小学生にも、秘密投票の権利を!

 大村敦志著『フランスの社交と法』(有斐閣・2002)の148ページに、著者の子供の小学校での学級委員選挙の話が登場する。なんと、カーテンのかかった投票ボックスに一人ずつ入って投票したとの事である。少々驚かされたが、直後に驚いた自分の方こそが異常であると反省した。
 私の通った小学校では、児童会の役員選挙は流石に秘密投票であったが、クラスの中での役員を決める選挙は挙手制で済まされていた。これがため、「Xに恨まれると後が面倒だ。」等の動機が選択の決断の際に強く影響した。男子一名対女子一名の一騎打ちの場合等では、国会における総理指名選挙に等しい程の「党議拘束」があった記憶もある。
 以前私は日本国憲法第15条4項の精神にもとる発言を批判したが(参照→http://d.hatena.ne.jp/gureneko/20081109/1226163968)、小学校がこの様な環境では、15条4項の精神を体得しないまま育ってしまう人が多いのも当然である。
 勿論、この条文の理念に意識的に反対するのは自由だが、国民主権という枠組みは承認しておきながら選挙人批判をしている人の大半は、おそらく無意識的に15条4項を無視していると思われる。

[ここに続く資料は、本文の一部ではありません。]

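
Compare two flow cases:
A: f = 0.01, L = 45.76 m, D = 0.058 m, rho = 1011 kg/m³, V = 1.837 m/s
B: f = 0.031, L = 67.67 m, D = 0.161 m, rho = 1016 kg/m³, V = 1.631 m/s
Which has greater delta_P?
delta_P(A) = 13.46 kPa, delta_P(B) = 17.61 kPa. Answer: B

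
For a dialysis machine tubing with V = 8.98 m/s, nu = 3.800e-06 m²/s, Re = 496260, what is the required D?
Formula: Re = \frac{V D}{\nu}
Substituting knowns: 496260 = 8.98·D/3.800e-06
Solving for D: D = 496260·3.800e-06/8.98 = 0.21 m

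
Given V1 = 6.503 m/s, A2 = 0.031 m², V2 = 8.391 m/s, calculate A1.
Formula: V_2 = \frac{A_1 V_1}{A_2}
Substituting knowns: 8.391 = A1·6.503/0.031
Solving for A1: A1 = 8.391·0.031/6.503 = 0.04 m²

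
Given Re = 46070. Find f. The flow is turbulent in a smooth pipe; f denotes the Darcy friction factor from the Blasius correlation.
Formula: f = \frac{0.316}{Re^{0.25}}
f = 0.316/46070^0.25 = 0.02157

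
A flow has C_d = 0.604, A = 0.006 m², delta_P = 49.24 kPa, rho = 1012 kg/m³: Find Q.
Formula: Q = C_d A \sqrt{\frac{2 \Delta P}{\rho}}
Q = 0.604·0.006·√(2·(49.24·1000)/1012)·1000 = 35.75 L/s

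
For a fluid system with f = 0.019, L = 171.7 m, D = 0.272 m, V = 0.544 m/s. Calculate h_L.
Formula: h_L = f \frac{L}{D} \frac{V^2}{2g}
h_L = 0.019·(171.7/0.272)·0.544²/(2·9.81) = 0.1809 m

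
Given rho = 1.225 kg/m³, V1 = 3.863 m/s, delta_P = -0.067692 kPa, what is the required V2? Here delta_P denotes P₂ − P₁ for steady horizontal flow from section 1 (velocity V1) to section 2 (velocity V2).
Formula: \Delta P = \frac{1}{2} \rho (V_1^2 - V_2^2)
Substituting knowns: -0.067692 = 0.5·1.225·(3.863² − V2²)/1000
Solving for V2: V2 = √(3.863² − 2·(-0.067692·1000)/1.225) = 11.2 m/s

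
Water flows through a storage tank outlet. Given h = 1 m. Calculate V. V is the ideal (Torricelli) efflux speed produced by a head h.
Formula: V = \sqrt{2 g h}
V = √(2·9.81·1) = 4.429 m/s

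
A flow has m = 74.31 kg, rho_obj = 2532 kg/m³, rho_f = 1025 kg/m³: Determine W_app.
Formula: W_{app} = mg\left(1 - \frac{\rho_f}{\rho_{obj}}\right)
W_app = 74.31·9.81·(1 − 1025/2532) = 433.9 N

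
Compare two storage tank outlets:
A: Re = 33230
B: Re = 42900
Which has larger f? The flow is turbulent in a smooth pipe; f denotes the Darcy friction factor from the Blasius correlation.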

 15条4項は、主権者の無答責を定めている点に着目すれば、大日本帝国憲法でいえば第3条にあたる、大切な条文である。実務上の権力者に過失があった場合に、その選任について主権者にも少しは過失が観念し得るからといって、一々責任を負わせて今日は共和制明日は君主制等と国制までをも激変させ続ける事は、費用対効果の観点だけから見ても愚かしい行為である。
 またそこまで大上段な話を脇に置いたとしても、小学校からの秘密投票の徹底は、「いじめ」の被害を少しは減らす方向に働くであろう。